Dividido em três partes, na primeira (identidade e memória cultural) o autor analisa o cantor das graças da Bahia: mediação e baianidade, seguida Da Bahia à Broadway: samba e brasilidade. Mais adiante aborda Getúlio Vargas e o Estado Novo: por uma identidade nacional. E encerra o primeiro capítulo com Dorival Caymmi e Carmen Miranda: a Bahia lhes dá régua e compasso.
Na segunda parte (Você já foi à Bahia: festividade e religiosidade) ele apresenta Batuques, rodas de samba e trios elétricos: a Bahia de todas as festas. Analisa os Afoxés no carnaval: os orixás comandam a festa. Aborda as Festas religiosas: santos e orixás no meio da rua. E termina “Entre espumas e sargaços: a festa do mar e da sereia”.
Lá vem a baiana: comida e sensualidade é o título do terceiro capítulo. Ele aborda o tempero do erotismo: a Bahia de todos os prazeres; As “cadeiras elétricas” da baiana: dança, corpo e sedução. Mulher, mãe de santo e mulata: raça e sexo à flor da pele, e a negra que sabe mexer: comilanças e banquetes à baiana. Trata-se da representação da mulher baiana associada ora à comida ora à dança. “Essa figura feminina é geralmente negra, bem-feita de corpo, quituteira de mão cheia, alegre e extrovertida, trabalhadora e excelente sambadeira” (p.40).
Ao analisar elementos da baianidade, o autor fez leituras sobre raça e etnicidade nos textos sobre crítica cultural de Stuart Hall além de dialogar com as ideias de Antonio Risério e outros especialistas como Roberto Albergaria e Milton Moura. Para o autor, “a falta de pressa para falar e compor pode servir de moldura para pintar a preguiça de Caymmi, mas no seu cancioneiro não há uma só música que exalte a preguiça ou que mostre um preguiçoso” (p.60).

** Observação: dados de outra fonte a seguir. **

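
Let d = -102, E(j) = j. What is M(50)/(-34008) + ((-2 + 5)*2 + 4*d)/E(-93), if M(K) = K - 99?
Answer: 4558591/1054248 ≈ 4.3240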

“A entrada de Caymmi na cena cultural brasileira dos anos 30 aos 50 contribuiu para reafirmar a Bahia como repertório original e tradicional de símbolos nacionais reinventados pelo Estado Novo” (p.79). “Ainda é recorrente a história de que na Bahia há uma igreja para cada dia do ano, surgida provavelmente a partir de um comentário feito pelo príncipe Maximiliano de Habsburgo que, em visita à cidade em 1860, ficou impressionado com a grande concentração de templo. Esta narrativa oral deu samba. Caymmi ao reinscrevê-la em 365 igrejas, mostra o quanto as igrejas faziam parte de seu cotidiano (e dos soteropolitanos), principalmente pelo fato de ter morado no centro antigo de Salvador ou em bairros próximos (Saúde, Nazaré, Mouraria e Santo Antônio), onde torres eram os pontos mais altos de Salvador e o badalar constante de seus sinos reforçavam a imagem de uma cidade protegida por todos os santos” (p. 93)
Marielson Carvalho mostra como Caymmi é um “pescador” da memória coletiva . “Seu cancioneiro está cheio dessas certidões que revelam como a Bahia e ele mesmo estão vivos e prontos para renascer todas as vezes que uma música sua for ouvida ou tocada. Isto representa uma voz poética que dinamiza a memória tanto coletiva (como fonte de saber) quanto individual (como forma de enriquecê-la)” (p.176).
Um livro de extrema importância pois reflete a brasilidade de forma criteriosa, usando o literário para explicar aspectos da sociedade. Vale conferir.